For decades, tacking "Silicon" onto a locally distinctive feature has been the go-to move for cities seeking to brand themselves as the next great place for entrepreneurs. Replacing Santa Clara's "Valley" with "Peach" in Atlanta, "Desert" in Phoenix, and "Slopes" in Salt Lake sent a clear signal of these cities' larger startup ambitions. But, it turns out, there are real advantages to starting a company outside the pressure cooker of even the Valley-inspired business hubs: more support, lower costs, and less competition.
While epicenters such as Silicon Valley and New York City still lead the country in overall startup activity, and cities including Atlanta, Austin, and Miami have become serious startup hubs, a new batch of entrepreneurial hot spots appears to be emerging in such places as Huntsville, Alabama, Oklahoma City, and Colorado Springs.
For some companies, it can be easier to launch outside of the biggest business centers, as demonstrated by the 2026 Inc. Regionals list, which tracks companies by location.

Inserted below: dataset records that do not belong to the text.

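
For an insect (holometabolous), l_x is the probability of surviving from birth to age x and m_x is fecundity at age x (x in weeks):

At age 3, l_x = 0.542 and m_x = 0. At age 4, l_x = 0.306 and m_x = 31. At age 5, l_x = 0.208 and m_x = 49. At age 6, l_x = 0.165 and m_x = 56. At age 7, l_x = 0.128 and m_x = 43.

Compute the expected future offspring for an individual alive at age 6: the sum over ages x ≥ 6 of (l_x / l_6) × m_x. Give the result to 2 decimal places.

89.36

l_6 = 0.165. Conditional survival from age 6 to x is l_x / l_6.
  x=6: (0.165/0.165) × 56 = 56.0000
  x=7: (0.128/0.165) × 43 = 33.3576
Sum = 56.0000 + 33.3576 = 89.3576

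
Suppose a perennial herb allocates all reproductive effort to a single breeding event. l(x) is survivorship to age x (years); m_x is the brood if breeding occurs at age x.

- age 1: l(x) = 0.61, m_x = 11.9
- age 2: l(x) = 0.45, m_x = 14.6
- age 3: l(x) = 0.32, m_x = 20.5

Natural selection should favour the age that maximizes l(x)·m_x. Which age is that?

Expected offspring if breeding at age x = l(x) × m_x:
  age 1: 0.61 × 11.9 = 7.259
  age 2: 0.45 × 14.6 = 6.570
  age 3: 0.32 × 20.5 = 6.560
Maximum at age 1 (7.259).

1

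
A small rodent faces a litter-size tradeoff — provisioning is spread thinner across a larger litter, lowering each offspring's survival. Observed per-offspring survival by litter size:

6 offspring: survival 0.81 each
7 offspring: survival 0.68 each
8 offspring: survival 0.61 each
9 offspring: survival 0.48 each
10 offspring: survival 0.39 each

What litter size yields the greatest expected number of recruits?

8

Expected recruits = c × s(c):
  c=6: 6 × 0.81 = 4.860
  c=7: 7 × 0.68 = 4.760
  c=8: 8 × 0.61 = 4.880
  c=9: 9 × 0.48 = 4.320
  c=10: 10 × 0.39 = 3.900
Maximum at c = 8 (4.880 recruits).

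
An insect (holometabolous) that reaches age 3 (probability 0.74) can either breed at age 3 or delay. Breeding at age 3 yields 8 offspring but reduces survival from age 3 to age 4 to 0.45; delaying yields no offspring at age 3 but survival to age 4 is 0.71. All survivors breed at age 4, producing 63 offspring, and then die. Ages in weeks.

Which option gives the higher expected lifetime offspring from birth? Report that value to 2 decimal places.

33.10

breed at age 3: R₀ = 0.74 × (8 + 0.45 × 63) = 0.74 × 36.3500 = 26.8990
delay to age 4: R₀ = 0.74 × (0.71 × 63) = 0.74 × 44.7300 = 33.1002
Higher: delay to age 4 (33.1002).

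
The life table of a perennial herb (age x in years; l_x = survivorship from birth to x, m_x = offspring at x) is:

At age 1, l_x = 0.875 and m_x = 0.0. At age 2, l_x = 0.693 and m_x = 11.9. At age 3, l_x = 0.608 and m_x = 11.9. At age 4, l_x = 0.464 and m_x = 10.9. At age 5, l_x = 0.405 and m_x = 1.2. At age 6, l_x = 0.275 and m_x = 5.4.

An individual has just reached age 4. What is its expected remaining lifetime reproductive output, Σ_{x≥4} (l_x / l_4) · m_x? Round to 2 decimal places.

l_4 = 0.464. Conditional survival from age 4 to x is l_x / l_4.
  x=4: (0.464/0.464) × 10.9 = 10.9000
  x=5: (0.405/0.464) × 1.2 = 1.0474
  x=6: (0.275/0.464) × 5.4 = 3.2004
Sum = 10.9000 + 1.0474 + 3.2004 = 15.1478

15.15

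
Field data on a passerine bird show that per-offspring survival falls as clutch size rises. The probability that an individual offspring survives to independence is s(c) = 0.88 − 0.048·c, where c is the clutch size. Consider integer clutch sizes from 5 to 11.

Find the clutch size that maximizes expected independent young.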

These companies, whose two-year growth rates range from 10 percent to over 26,000 percent, reflect the shift toward smaller metros.As Phil Budden, senior lecturer at MIT Sloan School of Management, observes, highcost metros usually mean high investor expectations, so "even companies with solid growth potential struggle to get funding attention if they can't make the case for 'the huge blitzscaling, billion-dollar unicorn' potential," he says. But in areas out of that limelight, "funders can be a little bit more patient because they don't have to meet that overhead."